Jewellery exports on wholesale basis to overseas distributors account for around a third of overall revenues. This proportion should reduce with the company’s thrust on the domestic retail market, which holds more potential and offers better margins.

The company’s revenues between 2008 and 2012 grew at a compounded annual rate of around 75 per cent to Rs 3,042 crore while net profit grew at around 110 per cent annually to Rs 230 crore.

Despite rapid expansion, PC Jeweller has kept leverage low. On a post-issue basis, debt-to-equity will be a comfortable 0.29 times.

While growth may not continue at this scorching pace due to the base effect, it should still be healthy with the increasing customer shift towards large organised retailers in the jewellery market. .

Risks

But the IPO carries risks. PC Jeweller currently derives around 57 per cent of its revenue from 13 showrooms in Delhi and the national capital region.

Foray into other big cities including metros in southern and western markets should reduce concentration risk.

However, the jewellery markets in South and West India are highly competitive with established regional players, who are also ramping up. Penetrating these regions may thus pose challenges.

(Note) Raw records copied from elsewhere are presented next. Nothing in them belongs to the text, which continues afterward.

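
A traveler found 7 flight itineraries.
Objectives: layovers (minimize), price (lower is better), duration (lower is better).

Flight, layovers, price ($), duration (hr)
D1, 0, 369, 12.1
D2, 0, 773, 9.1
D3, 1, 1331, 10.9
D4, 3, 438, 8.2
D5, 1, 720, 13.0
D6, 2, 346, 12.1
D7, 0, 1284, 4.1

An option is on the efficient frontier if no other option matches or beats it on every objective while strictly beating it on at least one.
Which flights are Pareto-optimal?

D1, D2, D4, D6, D7

D1: not dominated.
D2: not dominated.
D3: dominated by D2 (layovers 0≤1, price 773≤1331, duration 9.1≤10.9).
D4: not dominated.
D5: dominated by D1 (layovers 0≤1, price 369≤720, duration 12.1≤13.0).
D6: not dominated (best price).
D7: not dominated (best duration).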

The company’s track record on execution has been impressive. But it could face time and cost overruns, given its aggressive target of setting up 20 new large-format showrooms (area over 3,000 square feet) on high-streets by FY-14.

A simultaneous pan-India expansion could spread thin the company’s managerial and financial bandwidth.

The pending approval for the IPO from the State Infrastructure and Industrial Development Corporation of Uttarakhand also poses uncertainty.

PC Jeweller’s public issue is the largest from jewellery retailers in recent years, thanks mainly to its planned large investments (Rs 457 crore) in finished products at the new showrooms. Slower than expected sales could dampen margins.

The issue opens on December 10 and closes on December 12.